- Original language: Russian
- Written by: Maxim Gorky
- Subject: The decline and fall of the Russian middle-class family
- Genre: Realistic drama
- Setting: The house of Kolomiytsev, the head of the town's police department

= The Last Ones =

The Last Ones (Последние) is a 1908 four-act drama by Maxim Gorky.

The play which the author started working on in 1907, was originally called Father (Отец), and was later translated into English as Our Father. It was first published by the Znaniye compilation (book 22) in Saint Petersburg and came out simultaneously as a separate edition in Berlin via the Ivan Ladyzhnikov Publishers.

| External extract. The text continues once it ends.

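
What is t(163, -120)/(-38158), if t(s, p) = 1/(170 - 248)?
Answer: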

In a September 1907 letter to Ladyzhnikov Gorky enquired whether in the latter's opinion the play could be staged in Berlin, for in Russia it had no chance of passing the test of censorship. In as soon as October, though, he informed the publisher: "Failure with the “Father” does not upset me, for I know myself, the attempt is unimportant. Leave this thing under a bushel, I hardly ever come back to it". Still, Gorky resumed working upon the play in November and completed it in spring 1908, giving it the new title. He sent it to Konstantin Pyatnitsky, the Znaniye editor, in April. The play was banned from being produced by the Imperial theatres by the Imperial Press Department on 10 June 1908. In 1923 it was included into the Complete Works by Maxim Gorky for the first time and since then started to be produced by the Soviet theatres.

In 1972 the Moscow Art Theatre production of the play was adapted for television by Oleg Efremov, Leonid Pchyolkin and Vladimir Salyuk.